Fruit exports should also keep increasing in the medium term, continuing a growth trend recorded over the past four years that saw fruit exports grow by $240 million between 2010-11 and 2013-14, in today’s money. Fresh grape exports ($146 million), all citrus ($56 million), cherries ($26 million) and mangoes ($10 million) all recorded strong export value growth over that period.
That was a significant turnaround after a decade of decreasing fruit exports overall.
ABARES said the value of Australian fruit exports will strengthen a little to $732 million in 2014-15, and increase slowly to around $750 million (in 2014-15 dollars) by 2019-20.
Orange, apple and other fruit juices dominated the fruit import category in 2013-14, and ABARES estimates that imports of processed fruit products have increased from $445 million in 2001-02 to $757 million in 2013-14.
In the fresh category, kiwifruit, oranges, grapes and avocados were the largest imports in 2013-14, with the United States the biggest player by value.
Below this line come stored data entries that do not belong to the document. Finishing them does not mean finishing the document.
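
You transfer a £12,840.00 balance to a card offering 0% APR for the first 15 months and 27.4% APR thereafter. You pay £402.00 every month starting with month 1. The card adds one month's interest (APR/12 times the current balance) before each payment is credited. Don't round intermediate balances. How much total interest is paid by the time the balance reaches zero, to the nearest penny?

£1,899.43

Promo months 1–15 at r₀ = 0%/12 = 0; months 16+ at r₁ = 27.4%/12 = 0.0228333.
After month 15 (no interest yet): B = £12,840.00 − 15·£402.00 = £6,810.00.
Then at r₁ with £402.00/mo: n₂ = −ln(1 − r₁·B/P)/ln(1+r₁) ≈ 21.66 → 22 more payments.
Total paid = 36·£402.00 + £267.43 = £14,739.43; interest = £14,739.43 − £12,840.00 = £1,899.43.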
The US primarily sent counter-seasonal citrus, grapes, peaches and cherries to Australia in that period, and ABARES notes that the demand for counter-seasonal fresh produce in other countries presents an opportunity for Australian horticultural exporters.
Vegetable exports were 8 per cent higher in the first half of 2014-15, largely thanks to the weaker Australian dollar, and ABARES says that trend should continue for the rest of the year.
While vegetable exports contracted from $470 million in 2000-01 to $277 million in 2013-14 (in today’s money), ABARES is tipping that decline will slow down over the medium term, as the weaker Australian dollar makes Australia more competitive in export markets, and as tariff reductions in Korea, Japan and China start to flow through.
But the forecaster warns Australian exporters still have “limited capacity” to compete with low-cost exporters, despite the weaker dollar, and the value of vegetable exports should stabilise around $300 million in today’s money, out to 2019-20.
Imports will continue to be a factor in the vegetable category over the medium term, dominated by processed vegetables from New Zealand, Italy, China and the United States. Processed potatoes, beans and tomatoes are the most significant imported products, with tomato ketchup and other sauces also imported in large volumes.
ABARES reports that all vegetable imports grew to $882 million in 2013-14; just 8 per cent of that, or $71 million, was fresh produce.
Australia exported more than twice the value of fresh vegetables as it imported in 2013-14.